1676 Die große Not im Kirchspiel Oer nach dem Dorfbrand
(nach HAA VIII A Nr. 374)  
Gerd Clarenbach

Zum Kirchspiel Oer gehörten damals neben dem Dorf die Bauernschaften Alt-Oer, Siepen, Sinsen, Flaesheim und Hamm-Sickingmühle. Doch die Bauernschaften hatten ihre eigenen Probleme und konnten kaum helfen. Überall grassierte die „blutige Krankheit“ (Ruhr ?) , so dass in Alt-Oer 40 Menschen starben. Nur ein Haus blieb von der Krankheit verschont.

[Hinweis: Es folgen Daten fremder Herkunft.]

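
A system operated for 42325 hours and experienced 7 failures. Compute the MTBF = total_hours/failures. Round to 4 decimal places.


total_hours = 42325
failures = 7
MTBF = 42325 / 7
MTBF = 6046.4286

6046.4286


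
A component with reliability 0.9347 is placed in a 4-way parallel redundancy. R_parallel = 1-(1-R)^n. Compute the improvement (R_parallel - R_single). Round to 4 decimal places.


R_single = 0.9347, n = 4
1 - R_single = 0.0653
(1 - R_single)^n = 0.0653^4 = 0.0
R_parallel = 1 - 0.0 = 1.0
Improvement = 1.0 - 0.9347
Improvement = 0.0653

0.0653


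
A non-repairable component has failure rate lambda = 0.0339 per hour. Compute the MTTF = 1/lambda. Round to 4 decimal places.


lambda = 0.0339
MTTF = 1 / 0.0339
MTTF = 29.4985

29.4985


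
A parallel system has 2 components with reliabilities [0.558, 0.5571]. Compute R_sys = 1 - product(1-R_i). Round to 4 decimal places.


Components: [0.558, 0.5571]
(1 - 0.558) = 0.442, running product = 0.442
(1 - 0.5571) = 0.4429, running product = 0.1958
Product of (1-R_i) = 0.1958
R_sys = 1 - 0.1958 = 0.8042

0.8042


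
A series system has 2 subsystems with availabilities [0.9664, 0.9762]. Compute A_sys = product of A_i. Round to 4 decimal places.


Subsystems: [0.9664, 0.9762]
After subsystem 1 (A=0.9664): product = 0.9664
After subsystem 2 (A=0.9762): product = 0.9434
A_sys = 0.9434

0.9434


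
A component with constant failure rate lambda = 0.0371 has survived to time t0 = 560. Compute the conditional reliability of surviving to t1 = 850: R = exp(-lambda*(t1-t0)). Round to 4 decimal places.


lambda = 0.0371
t0 = 560, t1 = 850
t1 - t0 = 290
lambda * (t1-t0) = 0.0371 * 290 = 10.759
R = exp(-10.759)
R = 0.0

0.0


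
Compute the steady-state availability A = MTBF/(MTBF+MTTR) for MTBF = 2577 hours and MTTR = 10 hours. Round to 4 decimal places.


MTBF = 2577
MTTR = 10
MTBF + MTTR = 2587
A = 2577 / 2587
A = 0.9961

0.9961


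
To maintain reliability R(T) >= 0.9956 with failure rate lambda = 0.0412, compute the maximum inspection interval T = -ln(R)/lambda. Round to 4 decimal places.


R_target = 0.9956
lambda = 0.0412
-ln(0.9956) = 0.0044
T = 0.0044 / 0.0412
T = 0.107

0.107


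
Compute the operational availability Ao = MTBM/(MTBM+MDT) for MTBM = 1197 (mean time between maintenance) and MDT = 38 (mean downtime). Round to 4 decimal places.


MTBM = 1197
MDT = 38
MTBM + MDT = 1235
Ao = 1197 / 1235
Ao = 0.9692

0.9692


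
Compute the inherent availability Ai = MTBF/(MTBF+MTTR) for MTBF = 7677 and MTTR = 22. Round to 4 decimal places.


MTBF = 7677
MTTR = 22
MTBF + MTTR = 7699
Ai = 7677 / 7699
Ai = 0.9971

0.9971


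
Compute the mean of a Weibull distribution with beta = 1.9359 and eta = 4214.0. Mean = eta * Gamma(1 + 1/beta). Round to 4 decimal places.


beta = 1.9359, eta = 4214.0
1/beta = 0.5166
1 + 1/beta = 1.5166
Gamma(1.5166) = 0.8869
Mean = 4214.0 * 0.8869
Mean = 3737.2935

3737.2935


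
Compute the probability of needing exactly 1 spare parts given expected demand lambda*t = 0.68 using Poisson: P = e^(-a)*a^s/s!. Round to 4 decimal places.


a = 0.68, s = 1
e^(-a) = e^(-0.68) = 0.5066
a^s = 0.68^1 = 0.68
s! = 1
P = 0.5066 * 0.68 / 1
P = 0.3445

0.3445


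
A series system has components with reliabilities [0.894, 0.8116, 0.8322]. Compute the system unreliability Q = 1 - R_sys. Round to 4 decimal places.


Components: [0.894, 0.8116, 0.8322]
After component 1: product = 0.894
After component 2: product = 0.7256
After component 3: product = 0.6038
R_sys = 0.6038
Q = 1 - 0.6038 = 0.3962

0.3962


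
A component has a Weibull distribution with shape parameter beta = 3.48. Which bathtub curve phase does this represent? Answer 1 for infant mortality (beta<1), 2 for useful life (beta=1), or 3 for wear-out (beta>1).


beta = 3.48
Compare beta to 1:
beta < 1 => infant mortality (phase 1)
beta = 1 => useful life (phase 2)
beta > 1 => wear-out (phase 3)
Since beta = 3.48, this is wear-out (increasing failure rate)
Phase = 3

3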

Der Verwalter des Domkapitels Arnold Schaumburg unternahm einiges: Das Holzgericht bewilligte Holz aus der Haard; er ließ Kalk heranschaffen. Doch kein Zimmerer- oder Maurermeister wollte aus Angst vor der Krankheit im Dorf arbeiten. Die Horneburger verschlossen ihre Tore und ließen niemand ein. Schaumburg bat den Landtag um 12 Reichstaler Beisteuer für jeden „Verbrannten“, was auch den Hertenern beim letzten Brandschaden bewilligt worden war (Dort saß der Statthalter von Nesselrode auf Schloss Herten!) Doch der Landtag verschob die Sache auf die nächste Sitzung.

In den Dorfschaften lagen Münstersche Truppen unter dem Oberstleutnant von Plettenberg. Sie hielten sich nicht an die Verpflegungsvorschriften und nahmen alles nach ihrem Gefallen.

Außerdem suchte eine große Dürre  das Vest heim, was bei den Sandböden besonders verheerend war. Die Bauern ernteten nicht einmal so viel, dass sie das eingesetzte Saatkorn zurück bekamen. In der Haard fielen die Eicheln vor der Reife von den Bäumen, so dass es auch keine Schweinemast gab. Außerdem gingen 6000 Eichenpflänzlinge ein, die erst vor kurzem mit großen Mühen gesetzt worden waren.

Dies alles schreibt der Verwalter Arnold Schaumburg an den Sekretär des Domkapitels Dr. Oeckhoven und bittet um Hilfe, u.a. um Pachtnachlaß für die Bauern.